でも夢は叶ったよ。こうして、あの日みたいに君と一緒にお祭りを見て回ってすごく楽しかった。
一緒にお祭りを見てくれてありがとう。
***
早めに仕事が終わって家路に就くと、近くでお祭りをやっていた。マンションの回覧板やネットにも情報が無かったので、ちょっと不思議だった。
でも行ってみると昔、行った時の懐かしさを感じた。祭りって独特な雰囲気があって、大人でも楽しいって思える。
とりあえず夜食に食べるお好み焼きか焼きそばを買って行こうかな? って思っていると金魚すくいがあった。
金魚すくいは、苦手だ。一回やって金魚を飼おうとしたけど、次の日には亡くなってしまって悲しくなっ た。
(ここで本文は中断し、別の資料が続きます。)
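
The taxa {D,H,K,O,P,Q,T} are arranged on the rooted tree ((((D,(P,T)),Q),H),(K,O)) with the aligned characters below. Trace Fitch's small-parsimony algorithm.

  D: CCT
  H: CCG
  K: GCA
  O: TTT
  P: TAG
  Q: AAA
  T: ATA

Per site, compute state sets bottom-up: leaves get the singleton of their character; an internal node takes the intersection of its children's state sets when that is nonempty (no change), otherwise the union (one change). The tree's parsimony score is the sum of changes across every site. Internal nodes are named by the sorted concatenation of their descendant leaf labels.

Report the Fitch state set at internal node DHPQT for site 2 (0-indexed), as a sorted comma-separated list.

[col 0] PT: children P:{T}, T:{A} ∪→ {A,T}; cost 1
[col 0] DPT: children D:{C}, PT:{A,T} ∪→ {A,C,T}; cost 1
[col 0] DPQT: children DPT:{A,C,T}, Q:{A} ∩→ {A}; cost 0
[col 0] DHPQT: children DPQT:{A}, H:{C} ∪→ {A,C}; cost 1
[col 0] KO: children K:{G}, O:{T} ∪→ {G,T}; cost 1
[col 0] DHKOPQT: children DHPQT:{A,C}, KO:{G,T} ∪→ {A,C,G,T}; cost 1
[col 1] PT: children P:{A}, T:{T} ∪→ {A,T}; cost 1
[col 1] DPT: children D:{C}, PT:{A,T} ∪→ {A,C,T}; cost 1
[col 1] DPQT: children DPT:{A,C,T}, Q:{A} ∩→ {A}; cost 0
[col 1] DHPQT: children DPQT:{A}, H:{C} ∪→ {A,C}; cost 1
[col 1] KO: children K:{C}, O:{T} ∪→ {C,T}; cost 1
[col 1] DHKOPQT: children DHPQT:{A,C}, KO:{C,T} ∩→ {C}; cost 0
[col 2] PT: children P:{G}, T:{A} ∪→ {A,G}; cost 1
[col 2] DPT: children D:{T}, PT:{A,G} ∪→ {A,G,T}; cost 1
[col 2] DPQT: children DPT:{A,G,T}, Q:{A} ∩→ {A}; cost 0
[col 2] DHPQT: children DPQT:{A}, H:{G} ∪→ {A,G}; cost 1
[col 2] KO: children K:{A}, O:{T} ∪→ {A,T}; cost 1
[col 2] DHKOPQT: children DHPQT:{A,G}, KO:{A,T} ∩→ {A}; cost 0
per-site changes: [5, 4, 4]; total = 13

A,G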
大人になって調べてみると、金魚すくいの水槽にいる金魚たちは病気だったりしてみんな弱っているらしい。
だけど死なせてしまって可哀そうな事をしてしまった。
真っ黒な出目金の子。
他の真っ赤な金魚より、ちょっと遅く泳いでいるのに、なぜか外を眺めていた子。出目金なのでクリクリの大きな目が合うとスイッと逃げてしまった。
ポイで捕まえられずおじさんに捕まえてもらったんだけど、あの子は自分で飛び込んでいてちょっと面白かった。
透明な袋に入れてもらって一緒にお祭りを見て回った時、楽しかった。
不意に何となく金魚すくいの水槽から視線を感じた。俺が水槽の中を覗き込むと、出目金と目があった。だけどすぐに逸らされて何でもないように泳いでいった。
ちょっと懐かしい気持ちになって、金魚すくいをやりたくなった。
そして
そこから記憶が無くなってしまった。お酒も飲んでいないのに……。狐にでも化かされたのだろうか?
だけど誰かと楽しくお話しして、お祭りを楽しんでいた気がする。
気が付いた時にはお祭りの出口にいた。そして手には金魚が入っている透明な袋が入っている。中には真っ黒な出目金。目が合うとすぐに逸らしちゃう。
今度は死なせないようにしよう。
そう思って俺はこの子と一緒に帰って行った。